Morgan Lucas
Morgan Lucas photographié par Renaud Callebaut pour Le Vif Weekend - DR

Rencontre avec Morgan Lucas, le thérapeute engagé qui libère la parole (et le rapport au genre)

Kathleen Wuyard-Jadot
Kathleen Wuyard-Jadot Journaliste

Basé à Paris, le thérapeute Morgan Lucas, alias @morgan.noam, pratique une écoute engagée et partage conseils et capsules à ses dizaines de milliers de followers. Egalement formateur en diversité, il vient de publier Ceci n’est pas un livre sur le genre, un ouvrage de vulgarisation qui se veut accessible à tous, surtout aux personnes qui ne connaissent rien au sujet.

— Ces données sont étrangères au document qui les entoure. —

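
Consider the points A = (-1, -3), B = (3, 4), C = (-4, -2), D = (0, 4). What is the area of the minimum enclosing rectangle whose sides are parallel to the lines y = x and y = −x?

39

In coordinates u = x + y, v = x − y the rectangle is axis-aligned; the map (x,y)→(u,v) scales areas by 2.
u-values: -4, 7, -6, 4; range = 7 − (-6) = 13.
v-values: 2, -1, -2, -4; range = 2 − (-4) = 6.
Area = (13 × 6) / 2 = 39.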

D’une voix aussi douce que son approche, qui veille à libérer tant la parole que les consciences, le thérapeute français se livre. Aucun sujet n’est tabou, tout juste s’il s’offre parfois une pause plus longue avant de répondre, car Morgan Lucas sait à quel point chaque mot a son importance. Conversation avec un jeune homme engagé et inspirant.

Sur les chemins de traverse

Toute crise ne contient pas forcément une opportunité. Je ne suis pas très fan de l’adage qui dit que ce qui ne tue pas rend plus fort: parfois, cela affaiblit juste et cela met des bâtons dans les roues. Avant d’être thérapeute, je travaillais dans la production audiovisuelle, mais si j’avais pu choisir, je me serais passé de tous les événements problématiques qui ont conduit à ma réorientation professionnelle. A cause de graves complications suite à ma phalloplastie, j’ai passé 4 mois à faire des allers-retours à l’hôpital, ce qui m’a laissé beaucoup de temps pour réfléchir à ce que je voulais faire de ma vie. Je suis content d’avoir fait le choix de changer de voie et de pouvoir proposer aujourd’hui l’écoute engagée dont j’aurais eu besoin plus jeune, mais j’aurais aimé que cette réorientation puisse se faire dans des circonstances moins traumatiques.

Sur la « thérapie » en ligne

Instagram n’est pas un espace thérapeutique. En voyant les posts défiler sur notre feed, on a tôt fait de se croire atteint de telle ou telle pathologie alors que ce n’est pas le cas. Ceci étant, pour des personnes précarisées qui n’ont pas la possibilité d’aller consulter, avoir accès gratuitement à toute une série de conseils est très précieux. Le tout est de savoir faire la part des choses et de ne pas prendre chaque post pour argent comptant.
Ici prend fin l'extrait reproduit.